Pedro dijo: “Poniendo toda diligencia, añadid a vuestra fe virtud; a la virtud, conocimiento;
“Al conocimiento, dominio propio; al dominio propio, paciencia; a la paciencia, piedad;
“A la piedad, afecto fraternal; y al afecto fraternal, amor.
“Porque si estas cosas están en vosotros, y abundan, no os dejarán estar ociosos ni sin fruto en cuanto al conocimiento de nuestro Señor Jesucristo” (2 Pedro 1:5-8).
Que las bendiciones de la expiación estén disponibles no solo para todos los que vivieron antes de la época de Cristo, sino también para todos los que mueren sin la oportunidad de escuchar el evangelio, lo demuestra la declaración de Pedro: “Porque por esto también ha sido predicado el evangelio a los muertos, para que sean juzgados en carne según los hombres, pero vivan en espíritu según Dios” (1 Pedro 4:6).

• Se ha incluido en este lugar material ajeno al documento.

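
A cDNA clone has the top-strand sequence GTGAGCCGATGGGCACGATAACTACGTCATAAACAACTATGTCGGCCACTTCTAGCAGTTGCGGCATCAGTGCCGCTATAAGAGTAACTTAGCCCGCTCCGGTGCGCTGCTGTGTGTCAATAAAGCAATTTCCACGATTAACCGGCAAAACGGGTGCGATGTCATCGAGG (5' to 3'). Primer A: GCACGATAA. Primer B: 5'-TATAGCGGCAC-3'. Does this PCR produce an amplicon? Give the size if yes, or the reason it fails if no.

Primer A (GCACGATAA) matches the top strand at positions 13–21; it acts as a forward primer.
Primer B's reverse complement is GTGCCGCTATA, matching the top strand at positions 70–80; it acts as a reverse primer.
The 3' ends face each other across positions 13–80, giving a 68 bp product.

Yes — a 68 bp product.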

El mismo Salvador confirma esto de la siguiente manera: “De cierto, de cierto os digo: Viene la hora, y ahora es, cuando los muertos oirán la voz del Hijo de Dios; y los que la oigan vivirán” (Juan 5:25).
Entonces, en respuesta a la pregunta, ¿qué significa ser cristiano y somos cristianos? Respondemos que las doctrinas que enseñamos son cristianas según toda prueba de las escrituras y la revelación. En la práctica confesamos que a menudo no alcanzamos la meta. Sin embargo, estamos esforzándonos sinceramente en alinear nuestras vidas completamente con sus leyes y, de ese modo, llegar a ser merecedores de las bendiciones completas de la expiación y progresivamente mejores cristianos.
Ninguno de nosotros está justificado en orar como lo hizo el fariseo de antaño, “Dios, te doy gracias porque no soy como los demás hombres” (Lucas 18:11). En la vida cristiana verdadera no hay lugar para una actitud de “más santo que tú”. Cada uno que afirma ser cristiano podría orar con más gracia como lo hizo el publicano: “Dios, sé propicio a mí, pecador” (Lucas 18:13).
Humildemente damos testimonio de que Dios es una realidad; él es personal y es nuestro Padre; que Jesús de Nazaret es el Redentor y Salvador del mundo; que el evangelio de Jesucristo ha sido restaurado en la tierra, y deseamos que todos los hombres pudieran escuchar y aceptar ese mensaje.
Como dijo Pedro en respuesta a la pregunta del Salvador: “¿Quién decís que soy yo?”, decimos con él: “Tú eres el Cristo, el Hijo del Dios viviente” (véase Mateo 16:15-16). Que Dios esté con ustedes hasta que nos volvamos a encontrar, ruego en el nombre de Jesucristo. Amén.